A family of morphisms with the same target inducing an isomorphism from the coproduct to the target is an EffectiveEpiFamily.

instance CategoryTheory.instEffectiveEpiFamilyOfIsIsoDesc {C : Type u_1} [Category.{u_3, u_1} C] {B : C} {α : Type u_2} (X : α → C) (π : (a : α) → X a ⟶ B) [Limits.HasCoproduct X] [IsIso (Limits.Sigma.desc π)] : EffectiveEpiFamily X π

noncomputable def CategoryTheory.effectiveEpiStructOfIsIso {C : Type u_1} [Category.{u_2, u_1} C] {X Y : C} (f : X ⟶ Y) [IsIso f] : EffectiveEpiStruct f

Any isomorphism is an effective epi.

instance CategoryTheory.instEffectiveEpiOfIsIso {C : Type u_1} [Category.{u_2, u_1} C] {X Y : C} (f : X ⟶ Y) [IsIso f] : EffectiveEpi f

def CategoryTheory.EffectiveEpiFamilyStruct.reindex {C : Type u_1} [Category.{u_4, u_1} C] {B : C} {α : Type u_2} {α' : Type u_3} (X : α → C) (π : (a : α) → X a ⟶ B) (e : α' ≃ α) (P : EffectiveEpiFamilyStruct (fun (a : α') => X (e a)) fun (a : α') => π (e a)) : EffectiveEpiFamilyStruct X π

Reindex the indexing type of an effective epi family struct.

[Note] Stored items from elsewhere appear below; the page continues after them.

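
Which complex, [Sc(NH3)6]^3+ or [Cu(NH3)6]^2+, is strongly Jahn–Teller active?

[Cu(NH3)6]^2+

[Sc(NH3)6]^3+: Ligand charges: ammonia is neutral. With an overall charge of +3 the scandium centre must be in the +3 oxidation state. Scandium is a group-3 element; Sc(III) is therefore d⁰. The d⁰ configuration leaves the e_g set evenly filled (or empty) — no strong Jahn–Teller driving force.
[Cu(NH3)6]^2+: Ligand charges: ammonia is neutral. With an overall charge of +2 the copper centre must be in the +2 oxidation state. Copper is a group-11 element; Cu(II) is therefore d⁹. The t₂g⁶e_g³ configuration has an unevenly filled e_g set; the Jahn–Teller theorem predicts a tetragonal distortion (typically axial elongation) to lift the degeneracy.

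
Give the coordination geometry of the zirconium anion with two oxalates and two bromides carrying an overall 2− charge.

Each oxalate is −2; each bromide is −1; balancing the −2 overall charge requires Zr(IV).
Zr sits in group 4, so the d-electron count is 4 − 4 = 0.
Counting donor atoms: 2×oxalate (bidentate) → 4 donors; 2×bromide (monodentate) → 2 donors. Coordination number = 6.
Six donors around a single metal centre give an octahedral coordination sphere.

octahedral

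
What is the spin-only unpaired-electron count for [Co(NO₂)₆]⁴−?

1

Ligand charges: each nitro (N-bound nitrite) is −1. With an overall charge of −4 the cobalt centre must be in the +2 oxidation state.
Co sits in group 9, so the d-electron count is 9 − 2 = 7.
The spin state decides the count: Nitro (N-bound nitrite) is a strong-field ligand (high in the spectrochemical series) for a first-row metal, so the complex is low-spin.
An octahedral low-spin d⁷ ion is t₂g⁶e_g¹, giving 1 unpaired electron.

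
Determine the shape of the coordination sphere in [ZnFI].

linear

Summing ligand charges against the 0 overall charge gives an oxidation state of +2 for zinc.
Group 12 minus oxidation state 2 gives a d¹⁰ configuration.
With 2 monodentate ligands the coordination number is 2.
A d¹⁰ ion with only two ligands adopts a linear arrangement (sp hybridisation; no CFSE preference).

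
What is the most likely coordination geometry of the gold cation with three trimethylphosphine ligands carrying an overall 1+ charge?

Trimethylphosphine is neutral; balancing the +1 overall charge requires Au(I).
Gold is a group-11 element; Au(I) is therefore d¹⁰.
Coordination number: 3.
Three ligands around a d¹⁰ centre minimise repulsion in a trigonal-planar arrangement.

trigonal planar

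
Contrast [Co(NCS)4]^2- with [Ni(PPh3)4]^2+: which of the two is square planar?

For [Co(NCS)4]^2-: Summing ligand charges against the −2 overall charge gives an oxidation state of +2 for cobalt. Group 9 minus oxidation state 2 gives a d⁷ configuration. For a high-spin 3d d⁷ ion with weak-field ligands the small Δₜ gives little square-planar CFSE advantage, so four ligands adopt the sterically favoured tetrahedral geometry. → tetrahedral.
For [Ni(PPh3)4]^2+: Triphenylphosphine is neutral; balancing the +2 overall charge requires Ni(II). Ni sits in group 10, so the d-electron count is 10 − 2 = 8. Triphenylphosphine is a strong-field ligand (high in the spectrochemical series). A 3d d⁸ ion with strong-field ligands gains enough CFSE to favour square planar over tetrahedral. → square planar.

[Ni(PPh3)4]^2+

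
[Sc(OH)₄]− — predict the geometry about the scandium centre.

Each hydroxide is −1; balancing the −1 overall charge requires Sc(III).
Scandium is a group-3 element; Sc(III) is therefore d⁰.
Coordination number: 4.
A d⁰ ion has no crystal-field stabilisation preference between square planar and tetrahedral, so four ligands adopt the sterically favoured tetrahedral geometry.

tetrahedral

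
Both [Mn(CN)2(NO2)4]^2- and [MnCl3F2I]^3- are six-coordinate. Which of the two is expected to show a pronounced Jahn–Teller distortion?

[Mn(CN)2(NO2)4]^2-: Ligand charges: each cyanide is −1; each nitro (N-bound nitrite) is −1. With an overall charge of −2 the manganese centre must be in the +4 oxidation state. Group 7 minus oxidation state 4 gives a d³ configuration. The d³ configuration leaves the e_g set evenly filled (or empty) — no strong Jahn–Teller driving force.
[MnCl3F2I]^3-: Summing ligand charges against the −3 overall charge gives an oxidation state of +3 for manganese. Group 7 minus oxidation state 3 gives a d⁴ configuration. Chloride, fluoride, and iodide are weak-field ligands for a first-row metal, so the complex is high-spin. The t₂g³e_g¹ (high-spin) configuration has an unevenly filled e_g set; the Jahn–Teller theorem predicts a tetragonal distortion (typically axial elongation) to lift the degeneracy.

[MnCl3F2I]^3-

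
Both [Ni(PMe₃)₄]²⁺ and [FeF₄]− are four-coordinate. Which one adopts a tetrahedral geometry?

For [Ni(PMe₃)₄]²⁺: Ligand charges: trimethylphosphine is neutral. With an overall charge of +2 the nickel centre must be in the +2 oxidation state. Nickel is a group-10 element; Ni(II) is therefore d⁸. Trimethylphosphine is a strong-field ligand (high in the spectrochemical series). A 3d d⁸ ion with strong-field ligands gains enough CFSE to favour square planar over tetrahedral. → square planar.
For [FeF₄]−: Summing ligand charges against the −1 overall charge gives an oxidation state of +3 for iron. Fe sits in group 8, so the d-electron count is 8 − 3 = 5. A high-spin d⁵ ion has zero CFSE in either geometry, so four ligands adopt the sterically favoured tetrahedral geometry. → tetrahedral.

[FeF₄]−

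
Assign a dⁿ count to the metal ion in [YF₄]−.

d⁰

Summing ligand charges against the −1 overall charge gives an oxidation state of +3 for yttrium.
Yttrium is a group-3 element; Y(III) is therefore d⁰.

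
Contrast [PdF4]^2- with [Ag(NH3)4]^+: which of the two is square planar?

For [PdF4]^2-: Summing ligand charges against the −2 overall charge gives an oxidation state of +2 for palladium. Palladium is a group-10 element; Pd(II) is therefore d⁸. A 4d d⁸ ion has a large crystal-field splitting; square planar leaves the high-energy d_{x²−y²} orbital empty and maximises CFSE. → square planar.
For [Ag(NH3)4]^+: Summing ligand charges against the +1 overall charge gives an oxidation state of +1 for silver. Silver is a group-11 element; Ag(I) is therefore d¹⁰. A d¹⁰ ion has no crystal-field stabilisation preference between square planar and tetrahedral, so four ligands adopt the sterically favoured tetrahedral geometry. → tetrahedral.

[PdF4]^2-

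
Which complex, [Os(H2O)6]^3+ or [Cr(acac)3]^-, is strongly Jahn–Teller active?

[Cr(acac)3]^-

[Os(H2O)6]^3+: Water is neutral; balancing the +3 overall charge requires Os(III). Os sits in group 8, so the d-electron count is 8 − 3 = 5. A 5d ion has a large Δₒ and is invariably low-spin. The d⁵ configuration leaves the e_g set evenly filled (or empty) — no strong Jahn–Teller driving force.
[Cr(acac)3]^-: Ligand charges: each acetylacetonate is −1. With an overall charge of −1 the chromium centre must be in the +2 oxidation state. Chromium is a group-6 element; Cr(II) is therefore d⁴. Acetylacetonate is a weak-field ligand for a first-row metal, so the complex is high-spin. The t₂g³e_g¹ (high-spin) configuration has an unevenly filled e_g set; the Jahn–Teller theorem predicts a tetragonal distortion (typically axial elongation) to lift the degeneracy.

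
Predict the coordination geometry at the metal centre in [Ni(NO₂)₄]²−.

Ligand charges: each nitro (N-bound nitrite) is −1. With an overall charge of −2 the nickel centre must be in the +2 oxidation state.
Group 10 minus oxidation state 2 gives a d⁸ configuration.
With 4 monodentate ligands the coordination number is 4.
Nitro (N-bound nitrite) is a strong-field ligand (high in the spectrochemical series).
A 3d d⁸ ion with strong-field ligands gains enough CFSE to favour square planar over tetrahedral.

square planar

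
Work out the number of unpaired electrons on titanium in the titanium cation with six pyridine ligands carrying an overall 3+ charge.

1

Summing ligand charges against the +3 overall charge gives an oxidation state of +3 for titanium.
Group 4 minus oxidation state 3 gives a d¹ configuration.
In an octahedral field the d¹ configuration is t₂g¹e_g⁰ (only one arrangement possible), giving 1 unpaired electron.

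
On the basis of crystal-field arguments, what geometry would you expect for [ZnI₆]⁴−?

octahedral

Ligand charges: each iodide is −1. With an overall charge of −4 the zinc centre must be in the +2 oxidation state.
Group 12 minus oxidation state 2 gives a d¹⁰ configuration.
With 6 monodentate ligands the coordination number is 6.
Six donors around a single metal centre give an octahedral coordination sphere.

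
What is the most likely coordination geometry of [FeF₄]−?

tetrahedral

Summing ligand charges against the −1 overall charge gives an oxidation state of +3 for iron.
Group 8 minus oxidation state 3 gives a d⁵ configuration.
Coordination number: 4.
Fluoride is a weak-field ligand.
A high-spin d⁵ ion has zero CFSE in either geometry, so four ligands adopt the sterically favoured tetrahedral geometry.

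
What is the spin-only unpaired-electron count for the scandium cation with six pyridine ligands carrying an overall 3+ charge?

Pyridine is neutral; balancing the +3 overall charge requires Sc(III).
Sc sits in group 3, so the d-electron count is 3 − 3 = 0.
In an octahedral field the d⁰ configuration is t₂g⁰e_g⁰, giving 0 unpaired electrons.

0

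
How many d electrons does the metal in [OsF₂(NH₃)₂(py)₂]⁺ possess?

d⁵

Each fluoride is −1; ammonia is neutral; pyridine is neutral; balancing the +1 overall charge requires Os(III).
Os sits in group 8, so the d-electron count is 8 − 3 = 5.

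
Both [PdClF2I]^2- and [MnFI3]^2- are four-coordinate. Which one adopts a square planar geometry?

For [PdClF2I]^2-: Each chloride is −1; each fluoride is −1; each iodide is −1; balancing the −2 overall charge requires Pd(II). Palladium is a group-10 element; Pd(II) is therefore d⁸. A 4d d⁸ ion has a large crystal-field splitting; square planar leaves the high-energy d_{x²−y²} orbital empty and maximises CFSE. → square planar.
For [MnFI3]^2-: Each fluoride is −1; each iodide is −1; balancing the −2 overall charge requires Mn(II). Manganese is a group-7 element; Mn(II) is therefore d⁵. A high-spin d⁵ ion has zero CFSE in either geometry, so four ligands adopt the sterically favoured tetrahedral geometry. → tetrahedral.

[PdClF2I]^2-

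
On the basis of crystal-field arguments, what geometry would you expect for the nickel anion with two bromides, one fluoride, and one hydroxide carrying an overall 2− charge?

Ligand charges: each bromide is −1; each fluoride is −1; each hydroxide is −1. With an overall charge of −2 the nickel centre must be in the +2 oxidation state.
Ni sits in group 10, so the d-electron count is 10 − 2 = 8.
With 4 monodentate ligands the coordination number is 4.
Bromide, fluoride, and hydroxide are weak-field ligands.
With weak-field ligands the CFSE gain from square planar is small, so a 3d d⁸ ion takes the sterically preferred tetrahedral geometry.

tetrahedral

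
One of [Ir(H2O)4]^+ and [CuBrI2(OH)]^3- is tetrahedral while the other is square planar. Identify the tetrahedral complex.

[CuBrI2(OH)]^3-

For [Ir(H2O)4]^+: Water is neutral; balancing the +1 overall charge requires Ir(I). Group 9 minus oxidation state 1 gives a d⁸ configuration. A 5d d⁸ ion has a large crystal-field splitting; square planar leaves the high-energy d_{x²−y²} orbital empty and maximises CFSE. → square planar.
For [CuBrI2(OH)]^3-: Each bromide is −1; each iodide is −1; each hydroxide is −1; balancing the −3 overall charge requires Cu(I). Cu sits in group 11, so the d-electron count is 11 − 1 = 10. A d¹⁰ ion has no crystal-field stabilisation preference between square planar and tetrahedral, so four ligands adopt the sterically favoured tetrahedral geometry. → tetrahedral.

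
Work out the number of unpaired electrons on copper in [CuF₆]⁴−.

Ligand charges: each fluoride is −1. With an overall charge of −4 the copper centre must be in the +2 oxidation state.
Group 11 minus oxidation state 2 gives a d⁹ configuration.
In an octahedral field the d⁹ configuration is t₂g⁶e_g³ (only one arrangement possible), giving 1 unpaired electron.

1 unpaired electron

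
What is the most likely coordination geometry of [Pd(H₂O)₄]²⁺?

Water is neutral; balancing the +2 overall charge requires Pd(II).
Palladium is a group-10 element; Pd(II) is therefore d⁸.
With 4 monodentate ligands the coordination number is 4.
A 4d d⁸ ion has a large crystal-field splitting; square planar leaves the high-energy d_{x²−y²} orbital empty and maximises CFSE.

square planar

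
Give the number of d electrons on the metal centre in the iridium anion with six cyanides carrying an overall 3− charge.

d⁶

Ligand charges: each cyanide is −1. With an overall charge of −3 the iridium centre must be in the +3 oxidation state.
Group 9 minus oxidation state 3 gives a d⁶ configuration.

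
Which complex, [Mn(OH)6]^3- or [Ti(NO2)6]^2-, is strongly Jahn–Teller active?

[Mn(OH)6]^3-

[Mn(OH)6]^3-: Ligand charges: each hydroxide is −1. With an overall charge of −3 the manganese centre must be in the +3 oxidation state. Group 7 minus oxidation state 3 gives a d⁴ configuration. Hydroxide is a weak-field ligand for a first-row metal, so the complex is high-spin. The t₂g³e_g¹ (high-spin) configuration has an unevenly filled e_g set; the Jahn–Teller theorem predicts a tetragonal distortion (typically axial elongation) to lift the degeneracy.
[Ti(NO2)6]^2-: Summing ligand charges against the −2 overall charge gives an oxidation state of +4 for titanium. Titanium is a group-4 element; Ti(IV) is therefore d⁰. The d⁰ configuration leaves the e_g set evenly filled (or empty) — no strong Jahn–Teller driving force.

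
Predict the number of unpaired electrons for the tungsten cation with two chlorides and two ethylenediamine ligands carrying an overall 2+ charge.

2 unpaired electrons

Summing ligand charges against the +2 overall charge gives an oxidation state of +4 for tungsten.
Group 6 minus oxidation state 4 gives a d² configuration.
Counting donor atoms: 2×chloride (monodentate) → 2 donors; 2×ethylenediamine (bidentate) → 4 donors. Coordination number = 6.
In an octahedral field the d² configuration is t₂g²e_g⁰ (only one arrangement possible), giving 2 unpaired electrons.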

theorem CategoryTheory.EffectiveEpiFamily.reindex {C : Type u_1} [Category.{u_4, u_1} C] {B : C} {α : Type u_2} {α' : Type u_3} (X : α → C) (π : (a : α) → X a ⟶ B) (e : α' ≃ α) (h : EffectiveEpiFamily (fun (a : α') => X (e a)) fun (a : α') => π (e a)) : EffectiveEpiFamily X π

Reindex the indexing type of an effective epi family.